A couple of ideas I thought might be applied in some way in our little island home. (As far as I know, they haven’t already been.) Let me know what you think :)
Evaluate charities and publish findings on a web site, like Charity Navigator does.
In its own words, this organisation, “America’s premier independent charity evaluator”, “works to advance a more efficient and responsive philanthropic marketplace by evaluating the financial health of America’s largest charities”. In rating charities, Charity Navigator looks at two broad areas:
1. Organisational efficiency (programme expenses, administrative expenses, fundraising expenses, fundraising efficiency etc.)
2. Organisational capacity (primary revenue growth, programme expenses growth, working capital ratio etc.)
(See a fuller picture of Charity Navigator’s method here.)
If applied on a somewhat smaller scale in Singapore, this may work together with the recent beefed-up governance rules to improve the confidence of donors and volunteers.
Provide for microfinancing for studies and healthcare, through alumni associations and the like.
I find the Kiva web site among the most illustrative of the idea of microfinancing.

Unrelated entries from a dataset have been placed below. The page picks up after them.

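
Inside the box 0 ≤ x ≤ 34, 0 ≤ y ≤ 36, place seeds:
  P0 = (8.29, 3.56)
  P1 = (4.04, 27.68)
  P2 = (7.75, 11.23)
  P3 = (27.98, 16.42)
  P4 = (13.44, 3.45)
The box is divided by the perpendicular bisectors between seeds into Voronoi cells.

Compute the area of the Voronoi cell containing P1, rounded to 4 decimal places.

1. box [0,34]×[0,36]: [(0, 0) (34, 0) (34, 36) (0, 36)]
2. ⊥bis P1·P0 via (6.165,15.62): [(0, 14.5337) (34, 20.5246) (34, 36) (0, 36)]  |A|=628.0088
3. ⊥bis P1·P2 via (5.895,19.455): [(0, 18.1255) (34, 25.7936) (34, 36) (0, 36)]  |A|=477.3759
4. ⊥bis P1·P3 via (16.01,22.05): [(0, 18.1255) (15.8449, 21.699) (22.5713, 36) (0, 36)]  |A|=303.0058
5. ⊥bis P1·P4 via (8.74,15.565): [(0, 18.1255) (15.8449, 21.699) (22.5713, 36) (0, 36)]  |A|=303.0058
6. canonical 4-gon: [(0, 18.1255) (15.8449, 21.699) (22.5713, 36) (0, 36)]
7. shoelace: 303.0058

Area of P1's cell: 303.0058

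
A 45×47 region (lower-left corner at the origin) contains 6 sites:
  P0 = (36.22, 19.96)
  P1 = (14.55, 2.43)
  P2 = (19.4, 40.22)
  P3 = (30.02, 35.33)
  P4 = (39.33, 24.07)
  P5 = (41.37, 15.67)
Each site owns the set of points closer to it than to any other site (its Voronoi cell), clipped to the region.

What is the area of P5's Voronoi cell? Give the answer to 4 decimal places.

Area of P5's cell: 229.2890

1. box [0,45]×[0,47]: [(0, 0) (45, 0) (45, 47) (0, 47)]
2. ⊥bis P5·P0 via (38.795,17.815): [(23.9549, 0) (45, 0) (45, 25.2639)]  |A|=265.8402
3. ⊥bis P5·P1 via (27.96,9.05): [(29.2749, 6.3864) (32.4276, 0) (45, 0) (45, 25.2639)]  |A|=238.785
4. ⊥bis P5·P2 via (30.385,27.945): [(29.2749, 6.3864) (32.4276, 0) (45, 0) (45, 25.2639)]  |A|=238.785
5. ⊥bis P5·P3 via (35.695,25.5): [(29.2749, 6.3864) (32.4276, 0) (45, 0) (45, 25.2639)]  |A|=238.785
6. ⊥bis P5·P4 via (40.35,19.87): [(40.5466, 19.9177) (29.2749, 6.3864) (32.4276, 0) (45, 0) (45, 20.9993)]  |A|=229.289
7. canonical 5-gon: [(40.5466, 19.9177) (29.2749, 6.3864) (32.4276, 0) (45, 0) (45, 20.9993)]
8. shoelace: 229.289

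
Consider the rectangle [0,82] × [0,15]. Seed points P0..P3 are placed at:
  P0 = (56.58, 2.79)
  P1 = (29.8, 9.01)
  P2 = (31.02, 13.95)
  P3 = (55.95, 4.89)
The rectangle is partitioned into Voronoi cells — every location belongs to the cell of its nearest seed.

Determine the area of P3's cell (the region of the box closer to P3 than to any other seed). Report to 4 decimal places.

Area of P3's cell: 358.2775

1. box [0,82]×[0,15]: [(0, 0) (82, 0) (82, 15) (0, 15)]
2. ⊥bis P3·P0 via (56.265,3.84): [(0, 0) (43.465, 0) (82, 11.5605) (82, 15) (0, 15)]  |A|=1007.2581
3. ⊥bis P3·P1 via (42.875,6.95): [(41.78, 0) (43.465, 0) (82, 11.5605) (82, 15) (44.1433, 15)]  |A|=362.8333
4. ⊥bis P3·P2 via (43.485,9.42): [(43.0951, 8.3472) (41.78, 0) (43.465, 0) (82, 11.5605) (82, 15) (45.5129, 15)]  |A|=358.2775
5. canonical 6-gon: [(43.0951, 8.3472) (41.78, 0) (43.465, 0) (82, 11.5605) (82, 15) (45.5129, 15)]
6. shoelace: 358.2775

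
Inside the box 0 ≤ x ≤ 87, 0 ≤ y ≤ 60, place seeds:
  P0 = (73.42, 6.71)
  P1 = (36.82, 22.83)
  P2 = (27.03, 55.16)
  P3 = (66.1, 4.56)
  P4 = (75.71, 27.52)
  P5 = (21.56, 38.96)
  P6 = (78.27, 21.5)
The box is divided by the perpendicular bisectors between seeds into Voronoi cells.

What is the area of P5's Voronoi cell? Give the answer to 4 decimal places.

1. box [0,87]×[0,60]: [(0, 0) (87, 0) (87, 60) (0, 60)]
2. ⊥bis P5·P0 via (47.49,22.835): [(0, 0) (33.2897, 0) (70.6017, 60) (0, 60)]  |A|=3116.7404
3. ⊥bis P5·P1 via (29.19,30.895): [(0, 3.2794) (59.9543, 60) (0, 60)]  |A|=1700.3223
4. ⊥bis P5·P2 via (24.295,47.06): [(0, 55.2633) (0, 3.2794) (40.4948, 41.5901)]  |A|=1052.539
5. ⊥bis P5·P3 via (43.83,21.76): [(0, 55.2633) (0, 3.2794) (40.4948, 41.5901)]  |A|=1052.539
6. ⊥bis P5·P4 via (48.635,33.24): [(0, 55.2633) (0, 3.2794) (40.4948, 41.5901)]  |A|=1052.539
7. ⊥bis P5·P6 via (49.915,30.23): [(0, 55.2633) (0, 3.2794) (40.4948, 41.5901)]  |A|=1052.539
8. canonical 3-gon: [(0, 55.2633) (0, 3.2794) (40.4948, 41.5901)]
9. shoelace: 1052.539

Area of P5's cell: 1052.5390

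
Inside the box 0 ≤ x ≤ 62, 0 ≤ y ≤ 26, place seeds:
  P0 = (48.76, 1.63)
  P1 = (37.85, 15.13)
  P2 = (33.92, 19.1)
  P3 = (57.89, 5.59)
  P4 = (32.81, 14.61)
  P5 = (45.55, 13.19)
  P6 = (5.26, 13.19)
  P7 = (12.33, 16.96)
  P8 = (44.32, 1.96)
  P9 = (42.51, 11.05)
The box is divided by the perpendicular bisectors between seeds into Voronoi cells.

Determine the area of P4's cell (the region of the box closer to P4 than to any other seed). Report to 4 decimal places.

1. box [0,62]×[0,26]: [(0, 0) (62, 0) (62, 26) (0, 26)]
2. ⊥bis P4·P0 via (40.785,8.12): [(0, 0) (34.177, 0) (55.3356, 26) (0, 26)]  |A|=1163.6641
3. ⊥bis P4·P1 via (35.33,14.87): [(0, 0) (34.177, 0) (36.5618, 2.9305) (34.1817, 26) (0, 26)]  |A|=919.6589
4. ⊥bis P4·P2 via (33.365,16.855): [(0, 25.1034) (0, 0) (34.177, 0) (36.5618, 2.9305) (35.1713, 16.4085)]  |A|=739.9635
5. ⊥bis P4·P3 via (45.35,10.1): [(0, 25.1034) (0, 0) (34.177, 0) (36.5618, 2.9305) (35.1713, 16.4085)]  |A|=739.9635
6. ⊥bis P4·P5 via (39.18,13.9): [(0, 25.1034) (0, 0) (34.177, 0) (36.5618, 2.9305) (35.1713, 16.4085)]  |A|=739.9635
7. ⊥bis P4·P6 via (19.035,13.9): [(18.6958, 20.4815) (19.7514, 0) (34.177, 0) (36.5618, 2.9305) (35.1713, 16.4085)]  |A|=303.0309
8. ⊥bis P4·P7 via (22.57,15.785): [(22.9872, 19.4206) (20.7587, 0) (34.177, 0) (36.5618, 2.9305) (35.1713, 16.4085)]  |A|=249.8628
9. ⊥bis P4·P8 via (38.565,8.285): [(22.9872, 19.4206) (20.7587, 0) (29.4594, 0) (36.2287, 6.1593) (35.1713, 16.4085)]  |A|=230.9962
10. ⊥bis P4·P9 via (37.66,12.83): [(22.9872, 19.4206) (20.7587, 0) (29.4594, 0) (34.7019, 4.7701) (36.0056, 8.3221) (35.1713, 16.4085)]  |A|=229.1901
11. canonical 6-gon: [(22.9872, 19.4206) (20.7587, 0) (29.4594, 0) (34.7019, 4.7701) (36.0056, 8.3221) (35.1713, 16.4085)]
12. shoelace: 229.1901

Area of P4's cell: 229.1901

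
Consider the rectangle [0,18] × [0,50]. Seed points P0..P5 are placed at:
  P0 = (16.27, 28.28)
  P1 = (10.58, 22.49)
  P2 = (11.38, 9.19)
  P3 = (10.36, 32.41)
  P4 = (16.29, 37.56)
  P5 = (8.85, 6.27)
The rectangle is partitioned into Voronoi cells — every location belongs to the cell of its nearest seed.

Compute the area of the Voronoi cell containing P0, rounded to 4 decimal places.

Area of P0's cell: 48.1381

1. box [0,18]×[0,50]: [(0, 0) (18, 0) (18, 50) (0, 50)]
2. ⊥bis P0·P1 via (13.425,25.385): [(0, 38.5781) (18, 20.889) (18, 50) (0, 50)]  |A|=364.7956
3. ⊥bis P0·P2 via (13.825,18.735): [(0, 38.5781) (18, 20.889) (18, 50) (0, 50)]  |A|=364.7956
4. ⊥bis P0·P3 via (13.315,30.345): [(11.3049, 27.4685) (18, 20.889) (18, 37.0492)]  |A|=54.0973
5. ⊥bis P0·P4 via (16.28,32.92): [(15.1162, 32.9225) (11.3049, 27.4685) (18, 20.889) (18, 32.9163)]  |A|=48.1381
6. ⊥bis P0·P5 via (12.56,17.275): [(15.1162, 32.9225) (11.3049, 27.4685) (18, 20.889) (18, 32.9163)]  |A|=48.1381
7. canonical 4-gon: [(15.1162, 32.9225) (11.3049, 27.4685) (18, 20.889) (18, 32.9163)]
8. shoelace: 48.1381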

You can see businesses in need of financing, and how much the businesses need, and how much they have raised, and if enough has been raised, how they are doing.
To me, the power of microfinancing comes from being able to have a personal relationship with one’s loanee. This has been exploited in a way by many charities – one can sponsor children in need, or a dialysis patient. However, the transaction in this case is not a donation, but a loan, i.e. repayment is expected, and the loan is typically used as a seed for some moneymaking endeavour. To make money, one needs to work, and to work, one needs skills and health. In this sense, microfinancing for studies and healthcare (e.g. operations) may be feasible. One problem is, of course, how the loan could be guaranteed, so to speak.